To be ready for January, he suggests first going into your Adobe Creative Cloud preferences to ensure your apps don’t update automatically. Because things never go perfectly, versions of InDesign and Photoshop will eventually get updated by necessity or accident, and it’s vital to get fonts in order as soon as possible.
Look at the Acrobat properties (File>Properties) and search for Type 1 fonts in documents. Begin replacing them immediately with OpenType versions of the same or different fonts.
Educate agencies and others who send PDF files to you concerning the impending Type 1 issue. They might not understand what’s coming and will appreciate you giving them an advanced warning.
“Let’s face it, whether you update to the latest version of InDesign and Photoshop automatically, or wait a few months, eventually, you will face the Type 1 conundrum, and now is the time to prepare,” he says. “You will eventually update your CC version even if you turn off the auto-update feature in Creative Cloud. If you’re using Type 1 fonts in the interim, your files won’t open correctly when that time comes to update your Adobe products.”
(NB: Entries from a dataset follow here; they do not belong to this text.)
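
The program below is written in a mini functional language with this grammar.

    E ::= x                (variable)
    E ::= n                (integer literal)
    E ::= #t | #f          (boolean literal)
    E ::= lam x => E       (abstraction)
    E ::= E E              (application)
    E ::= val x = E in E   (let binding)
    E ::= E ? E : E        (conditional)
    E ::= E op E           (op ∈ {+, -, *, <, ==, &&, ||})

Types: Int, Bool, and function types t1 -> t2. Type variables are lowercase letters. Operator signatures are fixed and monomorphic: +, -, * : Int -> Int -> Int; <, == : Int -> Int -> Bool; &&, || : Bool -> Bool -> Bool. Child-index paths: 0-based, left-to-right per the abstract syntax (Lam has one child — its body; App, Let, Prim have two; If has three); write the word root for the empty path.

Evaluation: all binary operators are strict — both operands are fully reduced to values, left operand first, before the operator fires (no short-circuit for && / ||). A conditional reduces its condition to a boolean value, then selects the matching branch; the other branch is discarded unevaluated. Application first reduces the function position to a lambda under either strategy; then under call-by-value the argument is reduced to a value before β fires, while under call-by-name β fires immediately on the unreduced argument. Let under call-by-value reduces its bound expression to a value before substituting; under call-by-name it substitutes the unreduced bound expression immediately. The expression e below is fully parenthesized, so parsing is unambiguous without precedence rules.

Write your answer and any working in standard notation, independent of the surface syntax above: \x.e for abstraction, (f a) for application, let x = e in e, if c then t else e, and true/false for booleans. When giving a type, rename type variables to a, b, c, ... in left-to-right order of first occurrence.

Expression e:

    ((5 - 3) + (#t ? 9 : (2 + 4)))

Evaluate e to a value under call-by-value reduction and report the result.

Answer: 11

Working:
step 0: ((5 - 3) + (if true then 9 else (2 + 4)))
step 1: [delta@0] (2 + (if true then 9 else (2 + 4)))
step 2: [if@1] (2 + 9)
step 3: [delta@root] 11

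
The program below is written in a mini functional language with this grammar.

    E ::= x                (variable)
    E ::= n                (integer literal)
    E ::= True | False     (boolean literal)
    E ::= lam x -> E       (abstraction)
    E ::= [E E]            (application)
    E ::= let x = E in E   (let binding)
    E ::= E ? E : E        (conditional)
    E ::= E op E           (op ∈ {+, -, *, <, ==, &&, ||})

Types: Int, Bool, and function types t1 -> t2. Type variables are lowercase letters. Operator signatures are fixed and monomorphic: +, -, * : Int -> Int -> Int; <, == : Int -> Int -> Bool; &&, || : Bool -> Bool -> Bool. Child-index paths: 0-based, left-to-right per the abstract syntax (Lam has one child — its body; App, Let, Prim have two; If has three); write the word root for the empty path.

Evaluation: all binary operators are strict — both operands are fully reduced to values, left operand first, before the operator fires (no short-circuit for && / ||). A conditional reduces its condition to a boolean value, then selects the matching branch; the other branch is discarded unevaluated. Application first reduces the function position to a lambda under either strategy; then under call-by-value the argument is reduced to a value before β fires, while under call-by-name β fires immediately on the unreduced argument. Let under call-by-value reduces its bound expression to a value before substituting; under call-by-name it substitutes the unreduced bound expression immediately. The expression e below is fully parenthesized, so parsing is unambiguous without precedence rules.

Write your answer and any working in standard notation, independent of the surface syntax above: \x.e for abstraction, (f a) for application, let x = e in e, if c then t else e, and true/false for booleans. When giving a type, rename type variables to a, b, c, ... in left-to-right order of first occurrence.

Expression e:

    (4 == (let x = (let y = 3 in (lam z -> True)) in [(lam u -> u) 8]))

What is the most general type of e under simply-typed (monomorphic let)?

Derivation:
  unify Int ~ Int
let y : Int
\z._ : a -> Bool
let x : a -> Bool
u : b
\u._ : b -> b
  unify b -> b ~ Int -> c
  unify b ~ Int
  unify Int ~ c
_ _ : Int
  unify Int ~ Int

Answer: Bool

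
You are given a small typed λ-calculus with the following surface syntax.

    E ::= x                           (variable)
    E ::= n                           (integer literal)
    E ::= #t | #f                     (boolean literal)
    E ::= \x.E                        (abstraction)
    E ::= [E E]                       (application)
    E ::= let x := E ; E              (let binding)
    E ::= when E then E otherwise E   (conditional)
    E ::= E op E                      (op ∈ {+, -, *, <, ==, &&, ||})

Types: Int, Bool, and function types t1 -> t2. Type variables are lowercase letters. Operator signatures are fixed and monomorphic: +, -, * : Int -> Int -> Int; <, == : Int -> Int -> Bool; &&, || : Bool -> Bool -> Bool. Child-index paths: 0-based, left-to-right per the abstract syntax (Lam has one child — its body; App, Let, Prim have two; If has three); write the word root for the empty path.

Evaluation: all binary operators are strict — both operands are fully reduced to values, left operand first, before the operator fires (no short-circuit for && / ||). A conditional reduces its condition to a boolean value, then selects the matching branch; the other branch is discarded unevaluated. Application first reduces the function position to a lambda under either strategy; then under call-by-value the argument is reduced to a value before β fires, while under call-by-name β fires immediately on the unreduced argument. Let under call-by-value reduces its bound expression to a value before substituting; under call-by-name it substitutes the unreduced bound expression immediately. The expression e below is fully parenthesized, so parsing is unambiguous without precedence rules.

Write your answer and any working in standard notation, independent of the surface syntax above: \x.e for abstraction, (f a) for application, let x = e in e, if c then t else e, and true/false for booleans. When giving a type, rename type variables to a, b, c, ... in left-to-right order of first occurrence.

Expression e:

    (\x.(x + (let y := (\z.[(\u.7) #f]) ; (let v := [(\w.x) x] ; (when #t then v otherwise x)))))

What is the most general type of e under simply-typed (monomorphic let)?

Answer: Int -> Int

Trace:
x : a
  unify a ~ Int
\u._ : c -> Int
  unify c -> Int ~ Bool -> d
  unify c ~ Bool
  unify Int ~ d
_ _ : Int
\z._ : b -> Int
let y : b -> Int
x : Int
\w._ : e -> Int
x : Int
  unify e -> Int ~ Int -> f
  unify e ~ Int
  unify Int ~ f
_ _ : Int
let v : Int
  unify Bool ~ Bool
v : Int
x : Int
  unify Int ~ Int
  unify Int ~ Int
\x._ : Int -> Int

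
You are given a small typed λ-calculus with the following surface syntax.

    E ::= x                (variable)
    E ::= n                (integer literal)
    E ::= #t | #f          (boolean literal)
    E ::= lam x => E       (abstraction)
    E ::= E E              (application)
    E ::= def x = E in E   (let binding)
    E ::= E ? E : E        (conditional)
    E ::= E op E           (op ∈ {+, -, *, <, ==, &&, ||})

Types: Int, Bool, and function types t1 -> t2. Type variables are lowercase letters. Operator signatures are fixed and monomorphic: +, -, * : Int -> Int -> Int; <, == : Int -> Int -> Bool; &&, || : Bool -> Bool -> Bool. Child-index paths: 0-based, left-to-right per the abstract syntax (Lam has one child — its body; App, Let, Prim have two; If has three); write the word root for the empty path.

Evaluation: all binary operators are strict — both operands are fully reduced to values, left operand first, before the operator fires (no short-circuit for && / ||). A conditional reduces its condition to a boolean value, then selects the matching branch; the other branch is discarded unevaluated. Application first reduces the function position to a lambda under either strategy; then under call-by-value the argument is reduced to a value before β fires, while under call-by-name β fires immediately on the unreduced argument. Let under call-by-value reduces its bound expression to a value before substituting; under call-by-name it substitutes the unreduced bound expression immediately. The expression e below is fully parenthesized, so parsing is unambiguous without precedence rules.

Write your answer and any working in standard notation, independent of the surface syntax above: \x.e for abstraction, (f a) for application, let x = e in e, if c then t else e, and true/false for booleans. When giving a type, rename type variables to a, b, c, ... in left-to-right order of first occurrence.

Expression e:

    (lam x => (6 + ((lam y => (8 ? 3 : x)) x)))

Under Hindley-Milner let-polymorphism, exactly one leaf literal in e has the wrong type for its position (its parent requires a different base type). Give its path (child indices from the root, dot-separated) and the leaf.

Answer: 0.1.0.0.0 : 8

Working:
  unify Int ~ Int
  unify Int ~ Bool
  FAIL: mismatch Int ~ Bool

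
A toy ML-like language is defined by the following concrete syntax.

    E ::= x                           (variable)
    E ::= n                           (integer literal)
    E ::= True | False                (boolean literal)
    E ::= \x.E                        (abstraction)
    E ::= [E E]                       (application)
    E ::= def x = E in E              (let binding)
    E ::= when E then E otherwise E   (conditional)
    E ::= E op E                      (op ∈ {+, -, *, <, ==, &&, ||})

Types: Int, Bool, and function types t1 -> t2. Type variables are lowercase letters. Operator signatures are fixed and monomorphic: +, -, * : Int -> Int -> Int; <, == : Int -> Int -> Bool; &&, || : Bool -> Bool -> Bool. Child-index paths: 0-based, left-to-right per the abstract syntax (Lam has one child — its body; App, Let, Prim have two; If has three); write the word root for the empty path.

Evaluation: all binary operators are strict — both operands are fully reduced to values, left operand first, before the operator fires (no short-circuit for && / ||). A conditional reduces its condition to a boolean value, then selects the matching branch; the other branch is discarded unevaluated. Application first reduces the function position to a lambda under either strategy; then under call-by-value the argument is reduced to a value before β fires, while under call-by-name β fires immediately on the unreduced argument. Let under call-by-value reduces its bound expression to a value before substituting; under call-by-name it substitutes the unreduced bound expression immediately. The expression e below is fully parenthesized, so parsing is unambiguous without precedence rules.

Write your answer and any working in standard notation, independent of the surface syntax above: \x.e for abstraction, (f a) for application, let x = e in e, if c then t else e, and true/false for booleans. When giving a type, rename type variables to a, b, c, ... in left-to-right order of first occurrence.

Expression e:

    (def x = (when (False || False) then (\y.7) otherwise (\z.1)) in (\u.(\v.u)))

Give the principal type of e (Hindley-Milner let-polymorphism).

Answer: a -> b -> a

Derivation:
  unify Bool ~ Bool
  unify Bool ~ Bool
  unify Bool ~ Bool
\y._ : a -> Int
\z._ : b -> Int
  unify a -> Int ~ b -> Int
  unify a ~ b
  unify Int ~ Int
let x : forall. b -> Int
u : c
\v._ : d -> c
\u._ : c -> d -> c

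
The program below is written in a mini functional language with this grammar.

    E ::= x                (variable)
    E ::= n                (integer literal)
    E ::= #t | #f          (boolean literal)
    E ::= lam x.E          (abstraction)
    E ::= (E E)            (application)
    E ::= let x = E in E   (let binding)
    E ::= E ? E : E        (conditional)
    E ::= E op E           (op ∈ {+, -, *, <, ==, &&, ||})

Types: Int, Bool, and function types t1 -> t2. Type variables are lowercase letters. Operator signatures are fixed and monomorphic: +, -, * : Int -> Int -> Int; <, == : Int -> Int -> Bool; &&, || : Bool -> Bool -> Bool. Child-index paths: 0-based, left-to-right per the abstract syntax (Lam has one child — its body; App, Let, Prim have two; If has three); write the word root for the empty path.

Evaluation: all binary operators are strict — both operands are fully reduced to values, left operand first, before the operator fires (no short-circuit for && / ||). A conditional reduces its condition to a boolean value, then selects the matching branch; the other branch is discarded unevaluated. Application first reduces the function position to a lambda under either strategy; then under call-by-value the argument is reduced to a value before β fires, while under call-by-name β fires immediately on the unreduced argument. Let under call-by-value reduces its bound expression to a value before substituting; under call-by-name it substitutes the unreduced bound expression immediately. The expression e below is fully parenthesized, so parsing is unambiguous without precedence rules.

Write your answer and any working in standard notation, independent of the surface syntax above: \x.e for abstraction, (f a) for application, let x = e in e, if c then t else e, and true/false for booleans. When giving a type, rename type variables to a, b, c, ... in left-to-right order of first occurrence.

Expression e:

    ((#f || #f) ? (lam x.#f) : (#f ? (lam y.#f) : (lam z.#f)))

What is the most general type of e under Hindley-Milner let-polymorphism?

Derivation:
  unify Bool ~ Bool
  unify Bool ~ Bool
  unify Bool ~ Bool
\x._ : a -> Bool
  unify Bool ~ Bool
\y._ : b -> Bool
\z._ : c -> Bool
  unify b -> Bool ~ c -> Bool
  unify b ~ c
  unify Bool ~ Bool
  unify a -> Bool ~ c -> Bool
  unify a ~ c
  unify Bool ~ Bool

Answer: a -> Bool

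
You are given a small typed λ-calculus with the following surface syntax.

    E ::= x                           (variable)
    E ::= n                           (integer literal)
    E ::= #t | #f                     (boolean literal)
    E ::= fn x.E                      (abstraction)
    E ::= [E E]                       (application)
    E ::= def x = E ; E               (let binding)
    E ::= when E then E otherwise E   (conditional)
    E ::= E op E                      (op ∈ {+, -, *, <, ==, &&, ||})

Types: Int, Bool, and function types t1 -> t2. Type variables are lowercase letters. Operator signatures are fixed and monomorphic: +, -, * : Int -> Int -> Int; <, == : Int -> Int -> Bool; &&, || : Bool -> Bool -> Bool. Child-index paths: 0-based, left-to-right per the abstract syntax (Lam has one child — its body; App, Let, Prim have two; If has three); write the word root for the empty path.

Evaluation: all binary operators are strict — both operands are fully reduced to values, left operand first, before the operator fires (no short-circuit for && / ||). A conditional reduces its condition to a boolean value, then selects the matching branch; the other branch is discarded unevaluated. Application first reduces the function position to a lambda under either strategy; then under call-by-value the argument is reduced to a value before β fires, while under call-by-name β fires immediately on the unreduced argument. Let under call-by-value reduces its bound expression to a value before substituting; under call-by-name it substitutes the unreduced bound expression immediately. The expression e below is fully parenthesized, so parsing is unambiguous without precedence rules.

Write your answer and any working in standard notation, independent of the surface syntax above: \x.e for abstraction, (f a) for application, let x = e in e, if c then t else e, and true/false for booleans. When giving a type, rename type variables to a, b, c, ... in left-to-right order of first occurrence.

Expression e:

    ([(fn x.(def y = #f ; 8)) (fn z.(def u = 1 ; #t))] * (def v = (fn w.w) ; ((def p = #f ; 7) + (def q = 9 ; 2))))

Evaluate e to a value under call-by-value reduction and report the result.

Trace:
step 0: (((\x.(let y = false in 8)) (\z.(let u = 1 in true))) * (let v = (\w.w) in ((let p = false in 7) + (let q = 9 in 2))))
step 1: [beta@0] ((let y = false in 8) * (let v = (\w.w) in ((let p = false in 7) + (let q = 9 in 2))))
step 2: [let@0] (8 * (let v = (\w.w) in ((let p = false in 7) + (let q = 9 in 2))))
step 3: [let@1] (8 * ((let p = false in 7) + (let q = 9 in 2)))
step 4: [let@1.0] (8 * (7 + (let q = 9 in 2)))
step 5: [let@1.1] (8 * (7 + 2))
step 6: [delta@1] (8 * 9)
step 7: [delta@root] 72

Answer: 72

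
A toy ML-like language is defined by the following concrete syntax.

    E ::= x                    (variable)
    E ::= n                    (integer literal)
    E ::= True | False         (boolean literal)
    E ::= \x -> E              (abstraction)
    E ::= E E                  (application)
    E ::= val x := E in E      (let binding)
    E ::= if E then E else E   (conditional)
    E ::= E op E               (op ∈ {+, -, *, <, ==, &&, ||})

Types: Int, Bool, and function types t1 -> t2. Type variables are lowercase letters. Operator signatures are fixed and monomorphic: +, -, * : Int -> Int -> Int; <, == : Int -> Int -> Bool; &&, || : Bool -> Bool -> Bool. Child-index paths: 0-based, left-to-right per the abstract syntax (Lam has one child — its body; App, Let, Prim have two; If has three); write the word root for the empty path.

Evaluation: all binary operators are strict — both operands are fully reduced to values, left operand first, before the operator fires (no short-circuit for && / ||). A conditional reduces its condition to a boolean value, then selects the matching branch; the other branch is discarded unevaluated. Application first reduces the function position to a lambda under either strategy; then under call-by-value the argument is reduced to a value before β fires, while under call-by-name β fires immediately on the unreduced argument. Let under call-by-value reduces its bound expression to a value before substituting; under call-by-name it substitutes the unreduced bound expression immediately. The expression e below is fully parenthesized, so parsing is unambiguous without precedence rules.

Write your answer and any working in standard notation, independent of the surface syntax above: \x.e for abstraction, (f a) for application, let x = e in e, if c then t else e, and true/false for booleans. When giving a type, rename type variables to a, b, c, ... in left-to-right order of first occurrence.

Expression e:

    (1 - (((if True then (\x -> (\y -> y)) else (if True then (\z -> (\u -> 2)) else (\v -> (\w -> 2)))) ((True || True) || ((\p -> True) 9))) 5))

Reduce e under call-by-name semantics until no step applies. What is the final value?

Answer: -4

Derivation:
step 0: (1 - (((if true then (\x.(\y.y)) else (if true then (\z.(\u.2)) else (\v.(\w.2)))) ((true || true) || ((\p.true) 9))) 5))
step 1: [if@1.0.0] (1 - (((\x.(\y.y)) ((true || true) || ((\p.true) 9))) 5))
step 2: [beta@1.0] (1 - ((\y.y) 5))
step 3: [beta@1] (1 - 5)
step 4: [delta@root] -4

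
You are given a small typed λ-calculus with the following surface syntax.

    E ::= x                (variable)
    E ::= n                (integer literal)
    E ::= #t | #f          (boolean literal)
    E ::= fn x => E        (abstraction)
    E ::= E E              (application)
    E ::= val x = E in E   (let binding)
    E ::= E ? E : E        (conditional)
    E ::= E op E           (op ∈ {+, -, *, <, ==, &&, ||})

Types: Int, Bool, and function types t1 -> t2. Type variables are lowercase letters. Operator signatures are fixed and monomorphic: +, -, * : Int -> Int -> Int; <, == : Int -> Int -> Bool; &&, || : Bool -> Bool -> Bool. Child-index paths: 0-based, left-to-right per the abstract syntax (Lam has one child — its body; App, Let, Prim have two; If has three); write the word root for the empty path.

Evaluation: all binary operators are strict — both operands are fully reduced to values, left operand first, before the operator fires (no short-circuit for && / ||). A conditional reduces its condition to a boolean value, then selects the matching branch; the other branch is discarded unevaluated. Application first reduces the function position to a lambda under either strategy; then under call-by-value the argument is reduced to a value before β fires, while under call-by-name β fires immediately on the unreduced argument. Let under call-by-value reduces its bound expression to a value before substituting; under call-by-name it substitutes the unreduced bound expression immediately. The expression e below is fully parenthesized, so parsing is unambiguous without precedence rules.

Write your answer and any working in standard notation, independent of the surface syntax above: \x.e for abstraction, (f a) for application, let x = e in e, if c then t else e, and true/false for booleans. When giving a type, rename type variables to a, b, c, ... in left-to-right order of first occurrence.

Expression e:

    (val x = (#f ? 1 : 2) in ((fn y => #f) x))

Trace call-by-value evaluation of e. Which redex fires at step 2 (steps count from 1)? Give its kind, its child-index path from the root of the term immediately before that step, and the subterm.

Working:
step 0: (let x = (if false then 1 else 2) in ((\y.false) x))
step 1: [if@0] (let x = 2 in ((\y.false) x))
step 2: [let@root] ((\y.false) 2)

Answer: let at root : (let x = 2 in ((\y.false) x))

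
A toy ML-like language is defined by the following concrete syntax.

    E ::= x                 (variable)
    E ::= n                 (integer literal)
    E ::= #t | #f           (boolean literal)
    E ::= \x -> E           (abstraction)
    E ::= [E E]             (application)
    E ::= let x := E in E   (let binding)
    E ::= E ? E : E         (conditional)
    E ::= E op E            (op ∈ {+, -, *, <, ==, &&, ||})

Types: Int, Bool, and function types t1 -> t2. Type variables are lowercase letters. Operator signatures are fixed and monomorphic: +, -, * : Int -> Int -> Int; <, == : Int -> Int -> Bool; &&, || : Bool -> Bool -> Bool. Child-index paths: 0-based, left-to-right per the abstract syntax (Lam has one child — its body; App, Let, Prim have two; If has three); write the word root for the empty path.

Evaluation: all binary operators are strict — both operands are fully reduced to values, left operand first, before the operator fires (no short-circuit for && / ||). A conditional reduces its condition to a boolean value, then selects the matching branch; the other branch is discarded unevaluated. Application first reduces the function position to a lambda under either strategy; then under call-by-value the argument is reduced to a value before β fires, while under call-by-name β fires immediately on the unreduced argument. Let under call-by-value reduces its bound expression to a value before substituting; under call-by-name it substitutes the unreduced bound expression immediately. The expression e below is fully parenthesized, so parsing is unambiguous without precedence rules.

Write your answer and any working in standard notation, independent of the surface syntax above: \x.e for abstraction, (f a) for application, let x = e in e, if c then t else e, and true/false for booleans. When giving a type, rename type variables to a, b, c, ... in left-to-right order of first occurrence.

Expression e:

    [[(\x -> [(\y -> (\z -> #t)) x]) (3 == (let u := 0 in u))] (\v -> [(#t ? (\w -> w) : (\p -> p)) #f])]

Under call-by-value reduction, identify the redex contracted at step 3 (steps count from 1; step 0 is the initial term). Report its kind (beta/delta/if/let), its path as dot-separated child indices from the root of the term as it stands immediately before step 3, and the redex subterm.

Answer: beta at 0 : ((\x.((\y.(\z.true)) x)) false)

Derivation:
step 0: (((\x.((\y.(\z.true)) x)) (3 == (let u = 0 in u))) (\v.((if true then (\w.w) else (\p.p)) false)))
step 1: [let@0.1.1] (((\x.((\y.(\z.true)) x)) (3 == 0)) (\v.((if true then (\w.w) else (\p.p)) false)))
step 2: [delta@0.1] (((\x.((\y.(\z.true)) x)) false) (\v.((if true then (\w.w) else (\p.p)) false)))
step 3: [beta@0] (((\y.(\z.true)) false) (\v.((if true then (\w.w) else (\p.p)) false)))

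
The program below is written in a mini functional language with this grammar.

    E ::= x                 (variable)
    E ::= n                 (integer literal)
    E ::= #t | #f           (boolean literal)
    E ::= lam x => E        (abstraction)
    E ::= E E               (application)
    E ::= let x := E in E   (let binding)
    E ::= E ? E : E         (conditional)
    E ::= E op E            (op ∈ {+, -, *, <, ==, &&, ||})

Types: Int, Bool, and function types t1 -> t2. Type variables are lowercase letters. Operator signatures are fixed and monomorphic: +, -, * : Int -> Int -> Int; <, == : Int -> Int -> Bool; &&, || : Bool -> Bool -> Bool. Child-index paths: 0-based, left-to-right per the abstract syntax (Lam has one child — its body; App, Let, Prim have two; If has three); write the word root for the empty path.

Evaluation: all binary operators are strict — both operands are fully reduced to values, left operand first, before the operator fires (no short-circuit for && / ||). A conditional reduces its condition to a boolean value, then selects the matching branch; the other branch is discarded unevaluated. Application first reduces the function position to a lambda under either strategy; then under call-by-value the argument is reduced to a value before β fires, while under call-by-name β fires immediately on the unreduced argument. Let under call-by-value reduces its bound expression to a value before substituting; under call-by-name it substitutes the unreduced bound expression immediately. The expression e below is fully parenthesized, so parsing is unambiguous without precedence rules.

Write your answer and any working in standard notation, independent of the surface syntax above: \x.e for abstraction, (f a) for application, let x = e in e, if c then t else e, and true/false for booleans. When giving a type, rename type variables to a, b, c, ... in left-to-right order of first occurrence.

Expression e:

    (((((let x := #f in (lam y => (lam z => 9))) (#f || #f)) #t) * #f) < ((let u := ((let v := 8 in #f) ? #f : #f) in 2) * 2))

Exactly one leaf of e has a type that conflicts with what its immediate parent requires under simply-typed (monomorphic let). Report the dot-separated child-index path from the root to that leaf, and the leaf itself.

Working:
let x : Bool
\z._ : b -> Int
\y._ : a -> b -> Int
  unify Bool ~ Bool
  unify Bool ~ Bool
  unify a -> b -> Int ~ Bool -> c
  unify a ~ Bool
  unify b -> Int ~ c
_ _ : b -> Int
  unify b -> Int ~ Bool -> d
  unify b ~ Bool
  unify Int ~ d
_ _ : Int
  unify Int ~ Int
  unify Bool ~ Int
  FAIL: mismatch Bool ~ Int

Answer: 0.1 : false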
If you see a red ‘a’ symbol and/or the ‘Type: Type 1’ listing in your Acrobat Properties window, you know there are Type 1 fonts in the PDF file. While this might not be problematic, creating a PDF from an InDesign document, then checking its properties in Acrobat is a good way to see how many Type 1 fonts you have in an InDesign document. “Finding the scary-looking ‘a’ with a yield symbol in the In-Design ‘Find/Replace Font’ window means you have fonts that need to be replaced before January. Otherwise, someone is going to have some late nights,” he says.